Conclusions: Undergoing a food challenge has a significant positive impact on HRQL, irrespective of whether the challenge was positive or negative. This effect is rapidly established, being evident at 2 months, and persistant to at least 6 months post challenge. (posted March 25th, 2009)


Peanut and shellfish allergies are markers for asthma morbidity

-This is the title of a presentation at the annual AAAA&I meeting held in Washington, DC, March 2009 by A.B. Simpson et al. In their study of the effect peanut and shellfish allergy had on courses of systemic steroids and need for hospitalisation beyond the age of thee, the authors reviewed the records of 160 children ages 5 to 19 years with the diagnosis of asthma and family history of allergy. 74 had coexistant food allergy; 46 had peanut allergy and 16 shellfish allergy.

Results: Children with peanut allergy were 8.5 times more likely to use more systemic steroids and were 2.4 times more likely to be hospitalized. Children with shellfish allergy were 8.8 times more likely to have greater than 4 courses of oral steroids and were 7.8 times more likely to be hospitalized.

Conclusions: Peanut and shellfish allergies are associated with increased asthma morbidity beyond the age of three. (posted March 22nd, 2009)


More on Peanut allergy and asthma

-At the same AAAA&I meeting in Washington, DC, March 2009, Gaffin JM et al presented Peanut Allergy is Associated with Increased Asthma prevalence in Food Allergic Children. Parental questionnaires were distributed to a cohort of 1233 children with known food allergy...re specific food and environmental allergies and parental report of asthma. Children allergic to peanut had twice the odds of parental report of asthma. Furthermore, pollen allergy and pet allergy were significantly associated with asthma.
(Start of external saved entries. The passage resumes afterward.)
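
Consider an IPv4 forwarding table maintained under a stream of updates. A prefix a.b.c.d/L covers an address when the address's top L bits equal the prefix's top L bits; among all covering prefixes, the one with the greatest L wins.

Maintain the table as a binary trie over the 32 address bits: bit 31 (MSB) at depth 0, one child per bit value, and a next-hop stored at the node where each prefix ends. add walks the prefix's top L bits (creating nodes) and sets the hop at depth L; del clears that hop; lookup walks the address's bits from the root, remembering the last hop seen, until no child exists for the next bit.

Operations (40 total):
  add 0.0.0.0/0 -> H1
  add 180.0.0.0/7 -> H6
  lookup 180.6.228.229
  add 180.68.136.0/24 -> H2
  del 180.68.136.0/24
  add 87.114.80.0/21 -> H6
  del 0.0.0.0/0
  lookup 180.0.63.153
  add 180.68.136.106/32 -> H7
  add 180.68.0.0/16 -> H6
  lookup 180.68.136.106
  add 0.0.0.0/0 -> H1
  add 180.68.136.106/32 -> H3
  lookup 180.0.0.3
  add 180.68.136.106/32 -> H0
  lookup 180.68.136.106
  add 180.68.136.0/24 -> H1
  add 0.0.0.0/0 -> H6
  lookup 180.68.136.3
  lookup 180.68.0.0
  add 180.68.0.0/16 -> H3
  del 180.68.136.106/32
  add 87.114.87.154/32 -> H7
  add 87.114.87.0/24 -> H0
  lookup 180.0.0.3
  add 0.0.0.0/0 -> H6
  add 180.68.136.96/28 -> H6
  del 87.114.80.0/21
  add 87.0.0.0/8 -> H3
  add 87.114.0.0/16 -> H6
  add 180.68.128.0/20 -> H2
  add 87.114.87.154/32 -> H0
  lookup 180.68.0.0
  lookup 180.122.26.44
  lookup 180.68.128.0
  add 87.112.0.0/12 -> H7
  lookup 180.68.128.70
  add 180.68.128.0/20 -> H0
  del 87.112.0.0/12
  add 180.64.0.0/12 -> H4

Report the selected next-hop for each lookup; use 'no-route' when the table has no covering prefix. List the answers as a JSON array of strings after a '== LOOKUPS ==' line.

Process each operation:
  + 0.0.0.0/0 (H1) depth=0
  + 180.0.0.0/7 (H6) depth=7
  lookup 180.6.228.229: bits 1011010 walk d0:H1→d1:-→d2:-→d3:-→d4:-→d5:-→d6:-→d7:H6 -> H6
  + 180.68.136.0/24 (H2) depth=24
  del 180.68.136.0/24 (clear depth 24)
  + 87.114.80.0/21 (H6) depth=21
  del 0.0.0.0/0 (clear depth 0)
  lookup 180.0.63.153: bits 101101000 walk d0:-→d1:-→d2:-→d3:-→d4:-→d5:-→d6:-→d7:H6→d8:-→d9:- -> H6
  + 180.68.136.106/32 (H7) depth=32
  + 180.68.0.0/16 (H6) depth=16
  lookup 180.68.136.106: bits 10110100010001001000100001101010 walk d0:-→d1:-→d2:-→d3:-→d4:-→d5:-→d6:-→d7:H6→d8:-→d9:-→d10:-→d11:-→d12:-→d13:-→d14:-→d15:-→d16:H6→d17:-→d18:-→d19:-→d20:-→d21:-→d22:-→d23:-→d24:-→d25:-→d26:-→d27:-→d28:-→d29:-→d30:-→d31:-→d32:H7 -> H7
  + 0.0.0.0/0 (H1) depth=0
  + 180.68.136.106/32 (H3) depth=32
  lookup 180.0.0.3: bits 101101000 walk d0:H1→d1:-→d2:-→d3:-→d4:-→d5:-→d6:-→d7:H6→d8:-→d9:- -> H6
  + 180.68.136.106/32 (H0) depth=32
  lookup 180.68.136.106: bits 10110100010001001000100001101010 walk d0:H1→d1:-→d2:-→d3:-→d4:-→d5:-→d6:-→d7:H6→d8:-→d9:-→d10:-→d11:-→d12:-→d13:-→d14:-→d15:-→d16:H6→d17:-→d18:-→d19:-→d20:-→d21:-→d22:-→d23:-→d24:-→d25:-→d26:-→d27:-→d28:-→d29:-→d30:-→d31:-→d32:H0 -> H0
  + 180.68.136.0/24 (H1) depth=24
  + 0.0.0.0/0 (H6) depth=0
  lookup 180.68.136.3: bits 1011010001000100100010000 walk d0:H6→d1:-→d2:-→d3:-→d4:-→d5:-→d6:-→d7:H6→d8:-→d9:-→d10:-→d11:-→d12:-→d13:-→d14:-→d15:-→d16:H6→d17:-→d18:-→d19:-→d20:-→d21:-→d22:-→d23:-→d24:H1→d25:- -> H1
  lookup 180.68.0.0: bits 1011010001000100 walk d0:H6→d1:-→d2:-→d3:-→d4:-→d5:-→d6:-→d7:H6→d8:-→d9:-→d10:-→d11:-→d12:-→d13:-→d14:-→d15:-→d16:H6 -> H6
  + 180.68.0.0/16 (H3) depth=16
  del 180.68.136.106/32 (clear depth 32)
  + 87.114.87.154/32 (H7) depth=32
  + 87.114.87.0/24 (H0) depth=24
  lookup 180.0.0.3: bits 101101000 walk d0:H6→d1:-→d2:-→d3:-→d4:-→d5:-→d6:-→d7:H6→d8:-→d9:- -> H6
  + 0.0.0.0/0 (H6) depth=0
  + 180.68.136.96/28 (H6) depth=28
  del 87.114.80.0/21 (clear depth 21)
  + 87.0.0.0/8 (H3) depth=8
  + 87.114.0.0/16 (H6) depth=16
  + 180.68.128.0/20 (H2) depth=20
  + 87.114.87.154/32 (H0) depth=32
  lookup 180.68.0.0: bits 1011010001000100 walk d0:H6→d1:-→d2:-→d3:-→d4:-→d5:-→d6:-→d7:H6→d8:-→d9:-→d10:-→d11:-→d12:-→d13:-→d14:-→d15:-→d16:H3 -> H3
  lookup 180.122.26.44: bits 1011010001 walk d0:H6→d1:-→d2:-→d3:-→d4:-→d5:-→d6:-→d7:H6→d8:-→d9:-→d10:- -> H6
  lookup 180.68.128.0: bits 10110100010001001000 walk d0:H6→d1:-→d2:-→d3:-→d4:-→d5:-→d6:-→d7:H6→d8:-→d9:-→d10:-→d11:-→d12:-→d13:-→d14:-→d15:-→d16:H3→d17:-→d18:-→d19:-→d20:H2 -> H2
  + 87.112.0.0/12 (H7) depth=12
  lookup 180.68.128.70: bits 10110100010001001000 walk d0:H6→d1:-→d2:-→d3:-→d4:-→d5:-→d6:-→d7:H6→d8:-→d9:-→d10:-→d11:-→d12:-→d13:-→d14:-→d15:-→d16:H3→d17:-→d18:-→d19:-→d20:H2 -> H2
  + 180.68.128.0/20 (H0) depth=20
  del 87.112.0.0/12 (clear depth 12)
  + 180.64.0.0/12 (H4) depth=12

== LOOKUPS ==
["H6","H6","H7","H6","H0","H1","H6","H6","H3","H6","H2","H2"]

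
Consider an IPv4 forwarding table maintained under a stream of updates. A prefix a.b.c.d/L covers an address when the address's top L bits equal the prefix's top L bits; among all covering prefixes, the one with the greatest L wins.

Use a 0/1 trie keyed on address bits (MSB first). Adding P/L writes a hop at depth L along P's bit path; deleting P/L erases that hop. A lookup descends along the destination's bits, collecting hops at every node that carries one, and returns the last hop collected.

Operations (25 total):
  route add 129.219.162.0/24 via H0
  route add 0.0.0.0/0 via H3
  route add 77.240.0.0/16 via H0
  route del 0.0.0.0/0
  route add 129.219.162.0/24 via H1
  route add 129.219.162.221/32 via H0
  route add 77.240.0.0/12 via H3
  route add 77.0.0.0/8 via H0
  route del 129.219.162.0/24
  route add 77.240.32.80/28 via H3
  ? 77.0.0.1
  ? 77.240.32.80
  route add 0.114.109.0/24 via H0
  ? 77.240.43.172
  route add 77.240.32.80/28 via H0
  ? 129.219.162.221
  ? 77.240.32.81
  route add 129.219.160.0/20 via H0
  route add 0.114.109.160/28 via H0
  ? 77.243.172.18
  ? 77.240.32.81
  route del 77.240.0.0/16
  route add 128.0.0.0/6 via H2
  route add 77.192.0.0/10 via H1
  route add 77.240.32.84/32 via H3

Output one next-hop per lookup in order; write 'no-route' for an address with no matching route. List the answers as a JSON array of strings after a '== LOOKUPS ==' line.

Trace:
  add 129.219.162.0/24 -> H0 at depth 24
  add 0.0.0.0/0 -> H3 at depth 0
  add 77.240.0.0/16 -> H0 at depth 16
  del 0.0.0.0/0 (clear depth 0)
  add 129.219.162.0/24 -> H1 at depth 24
  add 129.219.162.221/32 -> H0 at depth 32
  add 77.240.0.0/12 -> H3 at depth 12
  add 77.0.0.0/8 -> H0 at depth 8
  del 129.219.162.0/24 (clear depth 24)
  add 77.240.32.80/28 -> H3 at depth 28
  lookup 77.0.0.1: bits 01001101 walk d0:-→d1:-→d2:-→d3:-→d4:-→d5:-→d6:-→d7:-→d8:H0 -> H0
  lookup 77.240.32.80: bits 0100110111110000001000000101 walk d0:-→d1:-→d2:-→d3:-→d4:-→d5:-→d6:-→d7:-→d8:H0→d9:-→d10:-→d11:-→d12:H3→d13:-→d14:-→d15:-→d16:H0→d17:-→d18:-→d19:-→d20:-→d21:-→d22:-→d23:-→d24:-→d25:-→d26:-→d27:-→d28:H3 -> H3
  add 0.114.109.0/24 -> H0 at depth 24
  lookup 77.240.43.172: bits 01001101111100000010 walk d0:-→d1:-→d2:-→d3:-→d4:-→d5:-→d6:-→d7:-→d8:H0→d9:-→d10:-→d11:-→d12:H3→d13:-→d14:-→d15:-→d16:H0→d17:-→d18:-→d19:-→d20:- -> H0
  add 77.240.32.80/28 -> H0 at depth 28
  lookup 129.219.162.221: bits 10000001110110111010001011011101 walk d0:-→d1:-→d2:-→d3:-→d4:-→d5:-→d6:-→d7:-→d8:-→d9:-→d10:-→d11:-→d12:-→d13:-→d14:-→d15:-→d16:-→d17:-→d18:-→d19:-→d20:-→d21:-→d22:-→d23:-→d24:-→d25:-→d26:-→d27:-→d28:-→d29:-→d30:-→d31:-→d32:H0 -> H0
  lookup 77.240.32.81: bits 0100110111110000001000000101 walk d0:-→d1:-→d2:-→d3:-→d4:-→d5:-→d6:-→d7:-→d8:H0→d9:-→d10:-→d11:-→d12:H3→d13:-→d14:-→d15:-→d16:H0→d17:-→d18:-→d19:-→d20:-→d21:-→d22:-→d23:-→d24:-→d25:-→d26:-→d27:-→d28:H0 -> H0
  add 129.219.160.0/20 -> H0 at depth 20
  add 0.114.109.160/28 -> H0 at depth 28
  lookup 77.243.172.18: bits 01001101111100 walk d0:-→d1:-→d2:-→d3:-→d4:-→d5:-→d6:-→d7:-→d8:H0→d9:-→d10:-→d11:-→d12:H3→d13:-→d14:- -> H3
  lookup 77.240.32.81: bits 0100110111110000001000000101 walk d0:-→d1:-→d2:-→d3:-→d4:-→d5:-→d6:-→d7:-→d8:H0→d9:-→d10:-→d11:-→d12:H3→d13:-→d14:-→d15:-→d16:H0→d17:-→d18:-→d19:-→d20:-→d21:-→d22:-→d23:-→d24:-→d25:-→d26:-→d27:-→d28:H0 -> H0
  del 77.240.0.0/16 (clear depth 16)
  add 128.0.0.0/6 -> H2 at depth 6
  add 77.192.0.0/10 -> H1 at depth 10
  add 77.240.32.84/32 -> H3 at depth 32

== LOOKUPS ==
["H0","H3","H0","H0","H0","H3","H0"]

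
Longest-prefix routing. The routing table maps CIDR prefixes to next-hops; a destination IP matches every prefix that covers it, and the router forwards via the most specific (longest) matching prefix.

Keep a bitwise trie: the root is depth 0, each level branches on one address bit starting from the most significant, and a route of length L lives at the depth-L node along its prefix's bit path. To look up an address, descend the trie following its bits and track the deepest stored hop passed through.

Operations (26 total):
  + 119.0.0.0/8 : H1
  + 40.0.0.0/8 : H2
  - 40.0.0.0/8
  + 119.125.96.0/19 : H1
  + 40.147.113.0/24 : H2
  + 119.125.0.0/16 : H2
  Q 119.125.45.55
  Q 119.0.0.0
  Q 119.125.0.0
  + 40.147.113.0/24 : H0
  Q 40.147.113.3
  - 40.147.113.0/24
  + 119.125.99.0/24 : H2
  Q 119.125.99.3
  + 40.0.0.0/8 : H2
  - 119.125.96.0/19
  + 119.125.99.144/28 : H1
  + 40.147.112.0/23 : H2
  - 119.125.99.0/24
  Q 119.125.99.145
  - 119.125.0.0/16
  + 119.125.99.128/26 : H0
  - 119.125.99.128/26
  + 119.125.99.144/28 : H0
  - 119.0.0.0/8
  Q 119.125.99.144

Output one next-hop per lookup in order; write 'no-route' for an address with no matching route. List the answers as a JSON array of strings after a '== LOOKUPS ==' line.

Trace:
  add 119.0.0.0/8 -> H1 at depth 8
  add 40.0.0.0/8 -> H2 at depth 8
  - 40.0.0.0/8 clear@8
  add 119.125.96.0/19 -> H1 at depth 19
  add 40.147.113.0/24 -> H2 at depth 24
  add 119.125.0.0/16 -> H2 at depth 16
  lookup 119.125.45.55: bits 01110111011111010 walk d0:-→d1:-→d2:-→d3:-→d4:-→d5:-→d6:-→d7:-→d8:H1→d9:-→d10:-→d11:-→d12:-→d13:-→d14:-→d15:-→d16:H2→d17:- -> H2
  lookup 119.0.0.0: bits 011101110 walk d0:-→d1:-→d2:-→d3:-→d4:-→d5:-→d6:-→d7:-→d8:H1→d9:- -> H1
  lookup 119.125.0.0: bits 01110111011111010 walk d0:-→d1:-→d2:-→d3:-→d4:-→d5:-→d6:-→d7:-→d8:H1→d9:-→d10:-→d11:-→d12:-→d13:-→d14:-→d15:-→d16:H2→d17:- -> H2
  add 40.147.113.0/24 -> H0 at depth 24
  lookup 40.147.113.3: bits 001010001001001101110001 walk d0:-→d1:-→d2:-→d3:-→d4:-→d5:-→d6:-→d7:-→d8:-→d9:-→d10:-→d11:-→d12:-→d13:-→d14:-→d15:-→d16:-→d17:-→d18:-→d19:-→d20:-→d21:-→d22:-→d23:-→d24:H0 -> H0
  - 40.147.113.0/24 clear@24
  add 119.125.99.0/24 -> H2 at depth 24
  lookup 119.125.99.3: bits 011101110111110101100011 walk d0:-→d1:-→d2:-→d3:-→d4:-→d5:-→d6:-→d7:-→d8:H1→d9:-→d10:-→d11:-→d12:-→d13:-→d14:-→d15:-→d16:H2→d17:-→d18:-→d19:H1→d20:-→d21:-→d22:-→d23:-→d24:H2 -> H2
  add 40.0.0.0/8 -> H2 at depth 8
  - 119.125.96.0/19 clear@19
  add 119.125.99.144/28 -> H1 at depth 28
  add 40.147.112.0/23 -> H2 at depth 23
  - 119.125.99.0/24 clear@24
  lookup 119.125.99.145: bits 0111011101111101011000111001 walk d0:-→d1:-→d2:-→d3:-→d4:-→d5:-→d6:-→d7:-→d8:H1→d9:-→d10:-→d11:-→d12:-→d13:-→d14:-→d15:-→d16:H2→d17:-→d18:-→d19:-→d20:-→d21:-→d22:-→d23:-→d24:-→d25:-→d26:-→d27:-→d28:H1 -> H1
  - 119.125.0.0/16 clear@16
  add 119.125.99.128/26 -> H0 at depth 26
  - 119.125.99.128/26 clear@26
  add 119.125.99.144/28 -> H0 at depth 28
  - 119.0.0.0/8 clear@8
  lookup 119.125.99.144: bits 0111011101111101011000111001 walk d0:-→d1:-→d2:-→d3:-→d4:-→d5:-→d6:-→d7:-→d8:-→d9:-→d10:-→d11:-→d12:-→d13:-→d14:-→d15:-→d16:-→d17:-→d18:-→d19:-→d20:-→d21:-→d22:-→d23:-→d24:-→d25:-→d26:-→d27:-→d28:H0 -> H0

== LOOKUPS ==
["H2","H1","H2","H0","H2","H1","H0"]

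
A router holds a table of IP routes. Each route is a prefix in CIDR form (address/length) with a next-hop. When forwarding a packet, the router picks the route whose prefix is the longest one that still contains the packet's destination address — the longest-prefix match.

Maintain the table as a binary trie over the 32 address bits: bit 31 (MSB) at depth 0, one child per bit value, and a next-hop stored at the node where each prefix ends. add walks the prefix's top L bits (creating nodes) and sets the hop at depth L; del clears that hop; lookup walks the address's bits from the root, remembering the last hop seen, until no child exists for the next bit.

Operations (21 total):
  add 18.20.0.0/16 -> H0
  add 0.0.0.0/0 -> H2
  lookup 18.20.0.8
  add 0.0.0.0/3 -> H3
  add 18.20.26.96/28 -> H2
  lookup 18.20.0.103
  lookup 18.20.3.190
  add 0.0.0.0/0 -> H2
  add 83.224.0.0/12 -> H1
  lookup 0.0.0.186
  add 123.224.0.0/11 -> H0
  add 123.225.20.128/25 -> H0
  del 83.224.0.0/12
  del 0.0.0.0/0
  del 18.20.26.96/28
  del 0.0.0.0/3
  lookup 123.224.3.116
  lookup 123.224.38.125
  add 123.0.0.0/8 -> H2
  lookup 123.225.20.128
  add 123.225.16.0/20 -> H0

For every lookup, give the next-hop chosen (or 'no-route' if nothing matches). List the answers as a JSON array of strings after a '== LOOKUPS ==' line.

Trace:
  add 18.20.0.0/16 -> H0 at depth 16
  add 0.0.0.0/0 -> H2 at depth 0
  ? 18.20.0.8  path d0:H2→d1:-→d2:-→d3:-→d4:-→d5:-→d6:-→d7:-→d8:-→d9:-→d10:-→d11:-→d12:-→d13:-→d14:-→d15:-→d16:H0  best=H0
  add 0.0.0.0/3 -> H3 at depth 3
  add 18.20.26.96/28 -> H2 at depth 28
  ? 18.20.0.103  path d0:H2→d1:-→d2:-→d3:H3→d4:-→d5:-→d6:-→d7:-→d8:-→d9:-→d10:-→d11:-→d12:-→d13:-→d14:-→d15:-→d16:H0→d17:-→d18:-→d19:-  best=H0
  ? 18.20.3.190  path d0:H2→d1:-→d2:-→d3:H3→d4:-→d5:-→d6:-→d7:-→d8:-→d9:-→d10:-→d11:-→d12:-→d13:-→d14:-→d15:-→d16:H0→d17:-→d18:-→d19:-  best=H0
  add 0.0.0.0/0 -> H2 at depth 0
  add 83.224.0.0/12 -> H1 at depth 12
  ? 0.0.0.186  path d0:H2→d1:-→d2:-→d3:H3  best=H3
  add 123.224.0.0/11 -> H0 at depth 11
  add 123.225.20.128/25 -> H0 at depth 25
  - 83.224.0.0/12 clear@12
  - 0.0.0.0/0 clear@0
  - 18.20.26.96/28 clear@28
  - 0.0.0.0/3 clear@3
  ? 123.224.3.116  path d0:-→d1:-→d2:-→d3:-→d4:-→d5:-→d6:-→d7:-→d8:-→d9:-→d10:-→d11:H0→d12:-→d13:-→d14:-→d15:-  best=H0
  ? 123.224.38.125  path d0:-→d1:-→d2:-→d3:-→d4:-→d5:-→d6:-→d7:-→d8:-→d9:-→d10:-→d11:H0→d12:-→d13:-→d14:-→d15:-  best=H0
  add 123.0.0.0/8 -> H2 at depth 8
  ? 123.225.20.128  path d0:-→d1:-→d2:-→d3:-→d4:-→d5:-→d6:-→d7:-→d8:H2→d9:-→d10:-→d11:H0→d12:-→d13:-→d14:-→d15:-→d16:-→d17:-→d18:-→d19:-→d20:-→d21:-→d22:-→d23:-→d24:-→d25:H0  best=H0
  add 123.225.16.0/20 -> H0 at depth 20

== LOOKUPS ==
["H0","H0","H0","H3","H0","H0","H0"]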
Conclusions: There is a high prevalence of asthma in the food allergic pediatric population. In children with reported food allergies, peanut allergy is significantly associated with parental report of asthma, independant of other factors. (posted March 24th, 2009)

-Again, at the same AAAA&I meeting in March, 2009, Jaramillo et al presented High-Level Sensitization to Foods is Associated with Asthma ER Visits and current Asthma in the U.S.: Results from NHANES (National Health and Nutrition Examination Survey): 2006-2006. Evaluating 8,203 participants (1-85 yrs) the authors concluded: Our population-based finding that high-level food sensitization is associated with current asthma and ER visits for asthma raises a nationwide concern that food allergy/food sensitization is an under-recognized trigger or risk factor for asthma. (posted March 25th, 2009)

Last updated, Feb. 20th, 2012


Dernière mise à jour le 1 mars 2020.